第6話 『悪女』は計画実行を決意する
スーパーで食材を買った僕は、早速夕食の準備に取り掛かった。
確か冷蔵庫に豚肉があったはず、そしてさっきスーパーで玉ねぎも買ってきたから……。
今日は豚の生姜焼きにしよう。
瑠美夏も結構好きなメニューだし。
サッと豚の生姜焼きを作り、それだけでは寂しいのでサラダも作った。
料理が完成してテーブルに置いて時計を見る。
時刻は夜の七時。春とはいえ、四月の下旬なのでもうほとんど日が沈んでいる。
瑠美夏はまだ帰ってこない。まぁ、今に始まったことではないけど、やっぱり心配になる。
瑠美夏は中学から、帰りが遅くなる事がしょっちゅうある。
心配しても「あんたには関係ない」の一点張りで、メッセージを送っても既読はつくけど返信はない。いつもこんな調子だ。
正直に言うと、遅く帰るのは改善して欲しいところだけど、それでもちゃんと帰ってきてくれる。
そんな事を思っていると、玄関のドアが開く音がした。瑠美夏が帰ってきたんだ。
瑠美夏はリビングには入らず、真っ直ぐ二階にある自分の部屋に行ってまず着替えをする。
着替えを終えると、洗濯物をカゴに突っ込んでからリビングに入ってくる。
「おかえり瑠美夏」
「ん」
挨拶の代わりに僕にお弁当箱を渡してくるので、僕はそれを受け取る。
「今日も遅かったね。何してたの?」
「あんたには関係ない」
いつものやり取りだ。まぁ、わかってたけどね。
瑠美夏はテーブルにつくと、黙々とご飯を食べ始めた。
僕は先に瑠美夏の弁当箱を水につけてから、瑠美夏の対面の席に座る。
「今日の数学の宿題も、瑠美夏の字に似てたでしょ?」
「ん」
「先生にバレてないみたいだし、今日も大好きな瑠美夏の役に立てて嬉しいよ」
「……」
「それに、今日もお弁当を残さず食べてくれたから凄く嬉しい。いつも食べてくれてありがとう。瑠美夏」
「…………」
瑠美夏は黙々と食べ続ける。
表情は変わらないけど、それでも食べてくれるのは、きっと僕の料理が瑠美夏の口に合っているからだ。
今日も瑠美夏好みの味付けに出来て大満足だ。
瑠美夏は食べ終えると、そのまま自室に戻って行った。
遅れて僕も食べ終えたので、食器を流しに持っていき、それを洗う。
食器を洗い終え、乾燥機のスイッチを入れた後、僕は明日の分のお米を研いで炊飯器にセット、早朝に炊きあがるよう予約を入れる。

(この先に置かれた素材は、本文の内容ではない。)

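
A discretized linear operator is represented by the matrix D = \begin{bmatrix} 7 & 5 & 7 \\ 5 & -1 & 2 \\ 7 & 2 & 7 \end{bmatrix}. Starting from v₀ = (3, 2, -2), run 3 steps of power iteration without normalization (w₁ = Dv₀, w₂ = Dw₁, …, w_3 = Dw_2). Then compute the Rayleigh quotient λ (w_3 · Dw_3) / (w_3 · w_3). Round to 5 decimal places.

λ ≈ 15.51036

w1 = Dv₀ = (7·3 + 5·2 + 7·(-2); 5·3 + (-1)·2 + 2·(-2); 7·3 + 2·2 + 7·(-2)) = (17, 9, 11)
w2 = Dw1 = (7·17 + 5·9 + 7·11; 5·17 + (-1)·9 + 2·11; 7·17 + 2·9 + 7·11) = (241, 98, 214)
w3 = Dw2 = (3675, 1535, 3381)
Dw3 = (57067, 23602, 52462)
w3·Dw3 = 3675·57067 + 1535·23602 + 3381·52462 = 423324317; w3·w3 = 3675·3675 + 1535·1535 + 3381·3381 = 27293011
λ ≈ 423324317/27293011 = 15.51036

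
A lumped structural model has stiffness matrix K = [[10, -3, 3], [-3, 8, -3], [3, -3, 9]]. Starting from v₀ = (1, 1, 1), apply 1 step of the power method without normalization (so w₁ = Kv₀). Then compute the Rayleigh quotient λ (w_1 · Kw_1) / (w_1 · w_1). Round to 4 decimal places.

w1 = Kv₀ = (10·1 + (-3)·1 + 3·1; (-3)·1 + 8·1 + (-3)·1; 3·1 + (-3)·1 + 9·1) = (10, 2, 9)
Kw1 = (121, -41, 105)
w1·Kw1 = 10·121 + 2·(-41) + 9·105 = 2073; w1·w1 = 10·10 + 2·2 + 9·9 = 185
λ ≈ 2073/185 = 11.2054

λ ≈ 11.2054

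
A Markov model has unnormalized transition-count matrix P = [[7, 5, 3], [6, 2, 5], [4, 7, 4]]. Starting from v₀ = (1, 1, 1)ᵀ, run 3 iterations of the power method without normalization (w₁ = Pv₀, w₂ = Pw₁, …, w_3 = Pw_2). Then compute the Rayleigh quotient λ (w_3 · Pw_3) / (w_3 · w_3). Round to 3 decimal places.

w1 = Pv₀ = (7·1 + 5·1 + 3·1; 6·1 + 2·1 + 5·1; 4·1 + 7·1 + 4·1) = (15, 13, 15)
w2 = Pw1 = (7·15 + 5·13 + 3·15; 6·15 + 2·13 + 5·15; 4·15 + 7·13 + 4·15) = (215, 191, 211)
w3 = Pw2 = (3093, 2727, 3041)
Pw3 = (44409, 39217, 43625)
w3·Pw3 = 3093·44409 + 2727·39217 + 3041·43625 = 376965421; w3·w3 = 3093·3093 + 2727·2727 + 3041·3041 = 26250859
λ ≈ 376965421/26250859 = 14.360

λ ≈ 14.360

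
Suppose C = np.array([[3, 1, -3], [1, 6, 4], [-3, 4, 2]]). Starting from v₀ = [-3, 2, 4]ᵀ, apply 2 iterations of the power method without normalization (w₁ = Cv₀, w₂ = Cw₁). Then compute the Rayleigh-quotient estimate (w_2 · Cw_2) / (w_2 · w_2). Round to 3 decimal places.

w1 = Cv₀ = (3·(-3) + 1·2 + (-3)·4; 1·(-3) + 6·2 + 4·4; (-3)·(-3) + 4·2 + 2·4) = (-19, 25, 25)
w2 = Cw1 = (3·(-19) + 1·25 + (-3)·25; 1·(-19) + 6·25 + 4·25; (-3)·(-19) + 4·25 + 2·25) = (-107, 231, 207)
Cw2 = (-711, 2107, 1659)
w2·Cw2 = (-107)·(-711) + 231·2107 + 207·1659 = 906207; w2·w2 = (-107)·(-107) + 231·231 + 207·207 = 107659
λ ≈ 906207/107659 = 8.417

8.417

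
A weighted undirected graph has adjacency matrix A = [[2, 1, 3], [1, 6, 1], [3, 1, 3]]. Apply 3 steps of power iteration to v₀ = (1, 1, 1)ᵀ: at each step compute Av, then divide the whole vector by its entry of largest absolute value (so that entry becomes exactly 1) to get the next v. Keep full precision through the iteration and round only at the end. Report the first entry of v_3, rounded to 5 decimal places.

0.62555

Av0 = (6.000000, 8.000000, 7.000000); divide by 8.000000 → v1 = (0.750000, 1.000000, 0.875000)
Av1 = (5.125000, 7.625000, 5.875000); divide by 7.625000 → v2 = (0.672131, 1.000000, 0.770492)
Av2 = (4.655738, 7.442623, 5.327869); divide by 7.442623 → v3 = (0.625551, 1.000000, 0.715859)
Requested entry of v3: 284/454 = 0.62555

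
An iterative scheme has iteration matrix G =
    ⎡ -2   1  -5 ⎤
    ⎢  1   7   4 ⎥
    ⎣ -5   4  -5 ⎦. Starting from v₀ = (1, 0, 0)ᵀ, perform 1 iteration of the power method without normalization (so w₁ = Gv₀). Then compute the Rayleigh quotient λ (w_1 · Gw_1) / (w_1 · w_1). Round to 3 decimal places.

w1 = Gv₀ = (-2, 1, -5)
Gw1 = (30, -15, 39)
w1·Gw1 = (-2)·30 + 1·(-15) + (-5)·39 = -270; w1·w1 = (-2)·(-2) + 1·1 + (-5)·(-5) = 30
λ ≈ -270/30 = -9.000

λ ≈ -9.000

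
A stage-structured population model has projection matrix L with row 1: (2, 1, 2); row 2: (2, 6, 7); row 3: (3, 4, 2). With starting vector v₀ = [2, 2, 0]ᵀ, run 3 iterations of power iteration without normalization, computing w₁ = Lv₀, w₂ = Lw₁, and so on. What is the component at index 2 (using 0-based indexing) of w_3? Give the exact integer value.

w1 = Lv₀ = (2·2 + 1·2 + 2·0; 2·2 + 6·2 + 7·0; 3·2 + 4·2 + 2·0) = (6, 16, 14)
w2 = Lw1 = (2·6 + 1·16 + 2·14; 2·6 + 6·16 + 7·14; 3·6 + 4·16 + 2·14) = (56, 206, 110)
w3 = Lw2 = (538, 2118, 1212)
The requested component of w3 is 1212.

1212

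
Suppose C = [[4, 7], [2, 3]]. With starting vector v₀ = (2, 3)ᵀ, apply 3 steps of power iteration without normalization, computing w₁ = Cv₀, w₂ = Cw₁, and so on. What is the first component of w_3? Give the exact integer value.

1507

w1 = Cv₀ = (4·2 + 7·3; 2·2 + 3·3) = (29, 13)
w2 = Cw1 = (4·29 + 7·13; 2·29 + 3·13) = (207, 97)
w3 = Cw2 = (1507, 705)
The requested component of w3 is 1507.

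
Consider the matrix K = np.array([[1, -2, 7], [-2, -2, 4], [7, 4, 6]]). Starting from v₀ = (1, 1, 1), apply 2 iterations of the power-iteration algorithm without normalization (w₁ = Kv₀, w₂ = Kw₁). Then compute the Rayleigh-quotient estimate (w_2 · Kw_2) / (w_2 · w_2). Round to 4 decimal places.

w1 = Kv₀ = (1·1 + (-2)·1 + 7·1; (-2)·1 + (-2)·1 + 4·1; 7·1 + 4·1 + 6·1) = (6, 0, 17)
w2 = Kw1 = (1·6 + (-2)·0 + 7·17; (-2)·6 + (-2)·0 + 4·17; 7·6 + 4·0 + 6·17) = (125, 56, 144)
Kw2 = (1021, 214, 1963)
w2·Kw2 = 125·1021 + 56·214 + 144·1963 = 422281; w2·w2 = 125·125 + 56·56 + 144·144 = 39497
λ ≈ 422281/39497 = 10.6915

10.6915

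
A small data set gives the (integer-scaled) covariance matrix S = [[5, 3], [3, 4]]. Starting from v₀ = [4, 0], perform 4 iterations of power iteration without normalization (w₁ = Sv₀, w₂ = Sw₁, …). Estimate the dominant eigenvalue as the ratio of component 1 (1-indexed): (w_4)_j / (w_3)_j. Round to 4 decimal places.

7.5100

w1 = Sv₀ = (20, 12)
w2 = Sw1 = (136, 108)
w3 = Sw2 = (1004, 840)
w4 = Sw3 = (7540, 6372)
Ratio at component: 7540 / 1004 = 7.5100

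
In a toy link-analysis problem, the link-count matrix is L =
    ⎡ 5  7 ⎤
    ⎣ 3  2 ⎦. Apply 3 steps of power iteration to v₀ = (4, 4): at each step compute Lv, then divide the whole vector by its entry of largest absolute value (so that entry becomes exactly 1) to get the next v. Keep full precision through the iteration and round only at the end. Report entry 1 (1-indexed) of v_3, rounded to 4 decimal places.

Lv0 = (48.00000, 20.00000); divide by 48.00000 → v1 = (1.00000, 0.41667)
Lv1 = (7.91667, 3.83333); divide by 7.91667 → v2 = (1.00000, 0.48421)
Lv2 = (8.38947, 3.96842); divide by 8.38947 → v3 = (1.00000, 0.47302)
Requested entry of v3: 3188/3188 = 1.0000

1.0000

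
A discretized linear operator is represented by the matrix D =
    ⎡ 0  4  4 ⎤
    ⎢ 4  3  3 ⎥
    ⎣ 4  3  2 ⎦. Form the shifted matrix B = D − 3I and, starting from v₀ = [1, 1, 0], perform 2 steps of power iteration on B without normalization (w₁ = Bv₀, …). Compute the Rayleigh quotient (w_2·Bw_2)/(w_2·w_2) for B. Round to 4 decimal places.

B = D − 3I has rows (-3, 4, 4); (4, 0, 3); (4, 3, -1)
w1 = Bv₀ = ((-3)·1 + 4·1 + 4·0; 4·1 + 0·1 + 3·0; 4·1 + 3·1 + (-1)·0) = (1, 4, 7)
w2 = Bw1 = ((-3)·1 + 4·4 + 4·7; 4·1 + 0·4 + 3·7; 4·1 + 3·4 + (-1)·7) = (41, 25, 9)
Bw2 = (13, 191, 230)
w2·Bw2 = 7378; w2·w2 = 2387; μ ≈ 7378/2387 = 3.0909

μ ≈ 3.0909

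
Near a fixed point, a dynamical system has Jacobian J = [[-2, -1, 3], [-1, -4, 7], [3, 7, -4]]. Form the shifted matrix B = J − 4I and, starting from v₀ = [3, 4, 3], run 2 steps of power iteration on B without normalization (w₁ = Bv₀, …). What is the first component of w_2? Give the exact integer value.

B = J − 4I has rows (-6, -1, 3); (-1, -8, 7); (3, 7, -8)
w1 = Bv₀ = ((-6)·3 + (-1)·4 + 3·3; (-1)·3 + (-8)·4 + 7·3; 3·3 + 7·4 + (-8)·3) = (-13, -14, 13)
w2 = Bw1 = ((-6)·(-13) + (-1)·(-14) + 3·13; (-1)·(-13) + (-8)·(-14) + 7·13; 3·(-13) + 7·(-14) + (-8)·13) = (131, 216, -241)
Requested component of w2: 131

131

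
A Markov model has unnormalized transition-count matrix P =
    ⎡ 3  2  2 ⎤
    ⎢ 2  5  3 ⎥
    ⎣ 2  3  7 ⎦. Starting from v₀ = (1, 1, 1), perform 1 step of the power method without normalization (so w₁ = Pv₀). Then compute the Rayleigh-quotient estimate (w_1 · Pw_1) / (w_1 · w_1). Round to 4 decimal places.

w1 = Pv₀ = (3·1 + 2·1 + 2·1; 2·1 + 5·1 + 3·1; 2·1 + 3·1 + 7·1) = (7, 10, 12)
Pw1 = (65, 100, 128)
w1·Pw1 = 7·65 + 10·100 + 12·128 = 2991; w1·w1 = 7·7 + 10·10 + 12·12 = 293
λ ≈ 2991/293 = 10.2082

λ ≈ 10.2082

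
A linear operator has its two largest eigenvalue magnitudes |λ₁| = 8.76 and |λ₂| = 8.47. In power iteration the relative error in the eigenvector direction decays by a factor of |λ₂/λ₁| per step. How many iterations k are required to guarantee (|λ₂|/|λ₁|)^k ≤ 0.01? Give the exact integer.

|λ₂/λ₁| = 8.47/8.76 = 0.96689
Need k ≥ ln(0.01) / ln(0.96689) = -4.6052 / -0.0337 ≈ 136.792
Smallest integer k satisfying the bound: 137

137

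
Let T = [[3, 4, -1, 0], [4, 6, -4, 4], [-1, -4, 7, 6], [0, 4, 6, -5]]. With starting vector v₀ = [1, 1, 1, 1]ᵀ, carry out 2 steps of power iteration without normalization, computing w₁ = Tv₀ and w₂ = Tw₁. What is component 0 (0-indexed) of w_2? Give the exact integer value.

50

w1 = Tv₀ = (6, 10, 8, 5)
w2 = Tw1 = (50, 72, 40, 63)
The requested component of w2 is 50.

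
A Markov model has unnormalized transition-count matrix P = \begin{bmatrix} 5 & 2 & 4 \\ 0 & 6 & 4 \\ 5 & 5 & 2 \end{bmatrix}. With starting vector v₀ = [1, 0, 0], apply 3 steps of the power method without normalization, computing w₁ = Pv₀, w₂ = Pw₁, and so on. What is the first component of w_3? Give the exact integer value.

w1 = Pv₀ = (5·1 + 2·0 + 4·0; 0·1 + 6·0 + 4·0; 5·1 + 5·0 + 2·0) = (5, 0, 5)
w2 = Pw1 = (5·5 + 2·0 + 4·5; 0·5 + 6·0 + 4·5; 5·5 + 5·0 + 2·5) = (45, 20, 35)
w3 = Pw2 = (405, 260, 395)
The requested component of w3 is 405.

405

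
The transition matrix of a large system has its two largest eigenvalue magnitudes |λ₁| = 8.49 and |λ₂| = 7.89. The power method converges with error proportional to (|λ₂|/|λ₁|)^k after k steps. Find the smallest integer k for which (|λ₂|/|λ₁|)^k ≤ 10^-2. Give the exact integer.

|λ₂/λ₁| = 7.89/8.49 = 0.92933
Need k ≥ ln(10^-2) / ln(0.92933) = -4.6052 / -0.0733 ≈ 62.832
Smallest integer k satisfying the bound: 63

63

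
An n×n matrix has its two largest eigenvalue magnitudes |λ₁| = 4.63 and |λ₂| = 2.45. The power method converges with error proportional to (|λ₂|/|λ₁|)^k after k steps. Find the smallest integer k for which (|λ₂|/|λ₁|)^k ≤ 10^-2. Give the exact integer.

8

|λ₂/λ₁| = 2.45/4.63 = 0.52916
Need k ≥ ln(10^-2) / ln(0.52916) = -4.6052 / -0.6365 ≈ 7.235
Smallest integer k satisfying the bound: 8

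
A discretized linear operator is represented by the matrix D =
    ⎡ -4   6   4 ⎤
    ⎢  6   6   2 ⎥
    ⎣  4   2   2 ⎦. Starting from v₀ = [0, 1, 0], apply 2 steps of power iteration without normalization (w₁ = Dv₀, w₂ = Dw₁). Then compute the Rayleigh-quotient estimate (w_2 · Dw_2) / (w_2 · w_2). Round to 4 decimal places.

w1 = Dv₀ = ((-4)·0 + 6·1 + 4·0; 6·0 + 6·1 + 2·0; 4·0 + 2·1 + 2·0) = (6, 6, 2)
w2 = Dw1 = ((-4)·6 + 6·6 + 4·2; 6·6 + 6·6 + 2·2; 4·6 + 2·6 + 2·2) = (20, 76, 40)
Dw2 = (536, 656, 312)
w2·Dw2 = 20·536 + 76·656 + 40·312 = 73056; w2·w2 = 20·20 + 76·76 + 40·40 = 7776
λ ≈ 73056/7776 = 9.3951

λ ≈ 9.3951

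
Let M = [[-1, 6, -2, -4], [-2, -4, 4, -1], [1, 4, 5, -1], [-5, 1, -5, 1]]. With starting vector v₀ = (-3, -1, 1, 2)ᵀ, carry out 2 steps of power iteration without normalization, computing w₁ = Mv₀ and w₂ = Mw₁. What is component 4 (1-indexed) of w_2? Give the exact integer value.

108

w1 = Mv₀ = (-13, 12, -4, 11)
w2 = Mw1 = (49, -49, 4, 108)
The requested component of w2 is 108.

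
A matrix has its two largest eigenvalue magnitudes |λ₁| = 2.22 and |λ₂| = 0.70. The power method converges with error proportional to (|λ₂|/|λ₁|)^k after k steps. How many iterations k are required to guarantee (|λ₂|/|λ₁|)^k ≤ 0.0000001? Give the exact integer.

|λ₂/λ₁| = 0.70/2.22 = 0.31532
Need k ≥ ln(0.0000001) / ln(0.31532) = -16.1181 / -1.1542 ≈ 13.965
Smallest integer k satisfying the bound: 14

14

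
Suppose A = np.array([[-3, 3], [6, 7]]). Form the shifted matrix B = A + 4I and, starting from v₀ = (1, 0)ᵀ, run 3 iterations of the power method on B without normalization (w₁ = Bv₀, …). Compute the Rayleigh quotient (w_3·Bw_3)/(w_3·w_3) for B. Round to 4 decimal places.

12.5569

B = A + 4I has rows (1, 3); (6, 11)
w1 = Bv₀ = (1·1 + 3·0; 6·1 + 11·0) = (1, 6)
w2 = Bw1 = (1·1 + 3·6; 6·1 + 11·6) = (19, 72)
w3 = Bw2 = (235, 906)
Bw3 = (2953, 11376)
w3·Bw3 = 11000611; w3·w3 = 876061; μ ≈ 11000611/876061 = 12.5569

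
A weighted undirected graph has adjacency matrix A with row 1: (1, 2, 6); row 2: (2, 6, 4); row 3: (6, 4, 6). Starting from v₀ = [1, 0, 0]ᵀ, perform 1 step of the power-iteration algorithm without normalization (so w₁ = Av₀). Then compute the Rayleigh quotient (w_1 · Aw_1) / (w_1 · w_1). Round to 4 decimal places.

10.1707

w1 = Av₀ = (1, 2, 6)
Aw1 = (41, 38, 50)
w1·Aw1 = 1·41 + 2·38 + 6·50 = 417; w1·w1 = 1·1 + 2·2 + 6·6 = 41
λ ≈ 417/41 = 10.1707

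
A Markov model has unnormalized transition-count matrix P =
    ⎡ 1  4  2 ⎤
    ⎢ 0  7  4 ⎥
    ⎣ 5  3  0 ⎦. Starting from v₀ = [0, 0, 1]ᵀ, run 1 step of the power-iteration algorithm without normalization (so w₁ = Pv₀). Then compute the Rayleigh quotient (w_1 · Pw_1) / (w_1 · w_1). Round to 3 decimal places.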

その後に、明日の朝食と、お弁当に使う材料の仕込みを行う。
時刻は午後九時半。
洗濯物は……あまり溜まってないから明日でいいや。
僕は階下から瑠美夏に帰る旨を伝える。
瑠美夏からの反応は無かったけど、伝わっているはず。
僕は自宅に戻る。ここからは僕の家の家事をする。
両親は父親の転勤で母もそれについて行ったのでその家にはいない。僕は一人暮らしだ。
といっても、家事は出来るから何の支障もないけどね。
まずはお風呂場を軽く掃除して湯船にお湯をはる。
その間に弁当箱を洗い、さっき瑠美夏の家でやったように、米を炊飯器にセットし、明日の朝食と弁当の材料の仕込みを済ませる。
そしたらちょうど『お風呂が沸きました』と、音声が聞こえてきたので、僕はお風呂に入る。
入浴を終え、さっぱりした後に時計を見ると、時刻は午後十一時になっていた。
これから自室に行き、寝る……のではなく、今日授業で出た宿題と、予習復習を行う。
瑠美夏に相応しい男になるように、勉強も手を抜いたりしない。
睡魔が襲って来たので、ここでまた時計を見ると、日付はとっくに変わっていて、午前二時を過ぎていた。
「今からなら三時間以上は寝れるな」
ちょうど勉強もキリがいい所だったのでここまでにして、僕はベッドに入った。
私、小泉瑠美夏は、家が隣のあいつが作った夕飯を食べ、自室でベッドに横になってスマホをいじっていた。
はぁ……もう無理。明日、アレを実行しよう。
私が計画しているある作戦に協力してくれる奴に、そんな旨のメッセージを送った。